Anyone who has twisted an ankle or been stung by a bee is familiar with inflammation and its telltale redness, pain, and swelling, all positive signs that the body is mounting defenses against the insult. But under certain circumstances, inflammation can turn against us, causing damage to healthy tissue. An out-of-control inflammatory response is thought to be behind a diverse spectrum of conditions from rheumatoid arthritis to sepsis, an overreaction to infection and common cause of in-hospital deaths.
Yost and colleagues isolated a cord blood factor, called neonatal NET inhibitory factor (nNIF), based on its ability to inhibit production of a specific component of the inflammatory response, called NETs (neutrophil extracellular traps). While NETs are thought to ordinarily help the body ward off infectious bacteria and viruses, they can also damage blood vessels and organs during sepsis.

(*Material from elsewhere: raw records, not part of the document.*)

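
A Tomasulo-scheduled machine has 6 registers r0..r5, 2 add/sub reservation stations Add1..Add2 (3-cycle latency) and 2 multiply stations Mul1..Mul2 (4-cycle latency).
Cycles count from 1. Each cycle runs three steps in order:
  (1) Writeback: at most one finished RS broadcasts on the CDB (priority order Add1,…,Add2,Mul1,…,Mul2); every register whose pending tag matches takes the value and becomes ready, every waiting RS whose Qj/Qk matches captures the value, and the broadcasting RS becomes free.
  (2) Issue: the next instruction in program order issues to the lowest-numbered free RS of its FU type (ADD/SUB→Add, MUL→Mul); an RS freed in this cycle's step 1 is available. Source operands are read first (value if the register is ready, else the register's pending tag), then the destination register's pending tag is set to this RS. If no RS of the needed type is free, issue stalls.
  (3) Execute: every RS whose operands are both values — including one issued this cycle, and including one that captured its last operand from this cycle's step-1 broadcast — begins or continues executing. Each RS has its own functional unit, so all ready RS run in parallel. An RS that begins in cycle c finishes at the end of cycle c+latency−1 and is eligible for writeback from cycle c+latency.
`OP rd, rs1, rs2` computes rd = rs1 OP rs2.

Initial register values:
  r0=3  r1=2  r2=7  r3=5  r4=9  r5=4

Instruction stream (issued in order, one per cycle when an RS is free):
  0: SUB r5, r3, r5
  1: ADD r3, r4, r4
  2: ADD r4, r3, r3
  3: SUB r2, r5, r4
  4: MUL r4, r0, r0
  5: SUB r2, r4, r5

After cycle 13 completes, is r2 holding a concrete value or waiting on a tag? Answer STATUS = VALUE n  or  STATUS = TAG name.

STATUS = VALUE 8

c1: issue SUB r5<-Add1 | r0:3,r1:2,r2:7,r3:5,r4:9,r5:Add1
c2: issue ADD r3<-Add2 | r0:3,r1:2,r2:7,r3:Add2,r4:9,r5:Add1
c3: stall | r0:3,r1:2,r2:7,r3:Add2,r4:9,r5:Add1
c4: CDB Add1=1; issue ADD r4<-Add1 | r0:3,r1:2,r2:7,r3:Add2,r4:Add1,r5:1
c5: CDB Add2=18; issue SUB r2<-Add2 | r0:3,r1:2,r2:Add2,r3:18,r4:Add1,r5:1
c6: issue MUL r4<-Mul1 | r0:3,r1:2,r2:Add2,r3:18,r4:Mul1,r5:1
c7: stall | r0:3,r1:2,r2:Add2,r3:18,r4:Mul1,r5:1
c8: CDB Add1=36; issue SUB r2<-Add1 | r0:3,r1:2,r2:Add1,r3:18,r4:Mul1,r5:1
c9: - | r0:3,r1:2,r2:Add1,r3:18,r4:Mul1,r5:1
c10: CDB Mul1=9 | r0:3,r1:2,r2:Add1,r3:18,r4:9,r5:1
c11: CDB Add2=-35 | r0:3,r1:2,r2:Add1,r3:18,r4:9,r5:1
c12: - | r0:3,r1:2,r2:Add1,r3:18,r4:9,r5:1
c13: CDB Add1=8 | r0:3,r1:2,r2:8,r3:18,r4:9,r5:1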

As physicians who have treated critically ill patients with the condition, Zimmerman and Yost immediately saw the therapeutic potential of nNIF. "We knew we were onto something that could be very meaningful," recalls Yost.
To test whether the cord blood factor could control sepsis, the scientists treated groups of mice in which the condition had been induced in different ways. Without treatment, only 20 percent survived longer than two to four days. Mice treated with nNIF had triple the chance for survival, with 60 percent remaining after the same amount of time.
"Sepsis is a case where the body's reaction to infection is lethal," says Yost. "nNIF is offering insights into how to keep the inflammatory response within prescribed limits." He adds that they will carry out additional studies to test the therapeutic properties of nNIF.
One of the most intriguing observations is that the factor is present for just a brief window of time at the beginning of life. nNIF circulates in cord blood, persists in the baby's own bloodstream for up to two weeks after birth, and then disappears. Yost's team found that the placenta also harbors a similar, but less potent, anti-inflammatory agent. The transient nature of these factors could indicate that inflammation must be under tight control during this time.
Keep in mind that normally, inflammation is a way to stave off infectious microbes in healthy individuals. Considering that young babies are so fragile, it seems counterintuitive that nature would make a factor that could lower their defenses.
Yost, a NICU doctor, speculates that doing so could potentially keep a baby from mounting an inflammatory attack against its mother, who could be perceived as a foreign invader. It could also allow a baby to tolerate the wealth of bacteria it encounters at birth, an event proving to be important for subsequent development.
"The beginning of life is a delicate balance," says Yost. "Our work is showing that it is important to have the right defenses, but they have to be controlled."
The research was supported by grants from the National Institutes of Health and published as "Neonatal NET-inhibitory factor and related peptides inhibit neutrophil extracellular trap formation" in The Journal of Clinical Investigation online on Sept. 6, 2016.
Authors are Christian C. Yost, Hansjörg Schwertz, Mark J. Cody, Jared A. Wallace, Robert A. Campbell, Adriana Vieira-de-Abreu, Claudia V. de Araujo, Sebastian Schubert, Estelle S. Harris, Jesse W. Rowley, Matthew T. Rondina, James M. Fulcher, Curry L. Koening, Andrew S. Weyrich, and Guy A. Zimmerman, all from the University of Utah School of Medicine.